Now that I know a little tidbit of information about FFVII insofar as Sephiroth was supposed to replace Zack as Aeris’s love interest, I wonder if Square decided to rehash that theme in their next iteration. Miss Heartilly’s inclusion strongly implies that they’re thematically fighting over her (unknowingly since Squall hasn’t met her yet, but this, too, brings us back to the time motif), and makes sense for a story that focuses on teenagers, wouldn’t you think? It’s a bit deeper than that, but still not a bad starting point. The feathers that swirl around Squall’s gunblade could imply whom Rinoa ultimately chooses, though they don’t seem to help the hapless protagonist since Seifer winds up drawing first blood, and when Squall retaliates, the feathers turn black.
I could write a full essay about FFVIII’s opening (and…most of the other openings, too), and I will more than likely when I replay and review it, but I believe it’s my favorite because it presents so much. Having finished the game, I know how it all ties with the ending, and FFVIII is the only original opening to show scenes later on, which again speaks to the time motif (the PSP version of Final Fantasy IV shows later scenes, but this was arguably created in order to utilize the newer system’s processing prowess). An argument could be made that FFVII’s first and last image is Aeris, and while I think there are definite similarities with VIII’s time loop and VII’s bookend, Final Fantasy VIII decidedly reveals things that happen later interspersed with the present and intricately woven with the end, and I do not believe this is done without purpose.
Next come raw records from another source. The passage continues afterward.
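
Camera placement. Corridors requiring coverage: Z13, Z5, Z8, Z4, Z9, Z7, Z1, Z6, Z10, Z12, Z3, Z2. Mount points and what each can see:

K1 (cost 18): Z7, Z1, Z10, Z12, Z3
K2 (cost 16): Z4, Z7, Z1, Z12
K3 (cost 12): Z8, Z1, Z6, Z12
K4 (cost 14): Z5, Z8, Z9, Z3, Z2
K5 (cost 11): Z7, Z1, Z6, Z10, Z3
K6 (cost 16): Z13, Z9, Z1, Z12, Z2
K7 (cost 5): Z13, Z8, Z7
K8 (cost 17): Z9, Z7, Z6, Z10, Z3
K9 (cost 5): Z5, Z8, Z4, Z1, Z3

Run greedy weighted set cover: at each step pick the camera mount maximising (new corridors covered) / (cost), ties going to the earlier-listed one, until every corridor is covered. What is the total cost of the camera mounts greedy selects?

Pick 1: K9 adds 5 new (Z5, Z8, Z4, Z1, Z3) at cost 5 (ratio 5/5).
Pick 2: K7 adds 2 new (Z13, Z7) at cost 5 (ratio 2/5).
Pick 3: K6 adds 3 new (Z9, Z12, Z2) at cost 16 (ratio 3/16).
Pick 4: K5 adds 2 new (Z6, Z10) at cost 11 (ratio 2/11).
Greedy total cost: 5 + 5 + 16 + 11 = 37. (The true optimum is 32, so greedy overshoots here.)

37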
Unlike many of the other games mentioned above FFVIII has this opening spectacle and then gameplay is “slow” to start. You can explore the school a bit before taking your SeeD test, so you’re not only not just thrown into a battle, but you also know why you’re fighting. Going back to my statement about soldiers and war, this is a marked difference possibly because these are students who chose to be or remain in Balamb Garden, as opposed to the forced, (initially) child soldiers of VI and VII.
What’s your favorite Final Fantasy opening? Do you prefer the ones that throw you right into the action afterwards or do you like to catch your bearings beforehand? If you’re not as familiar with Final Fantasy, what’s your favorite game opening for your favorite series? How does it compare to the openings for the other games in the series? Let’s discuss!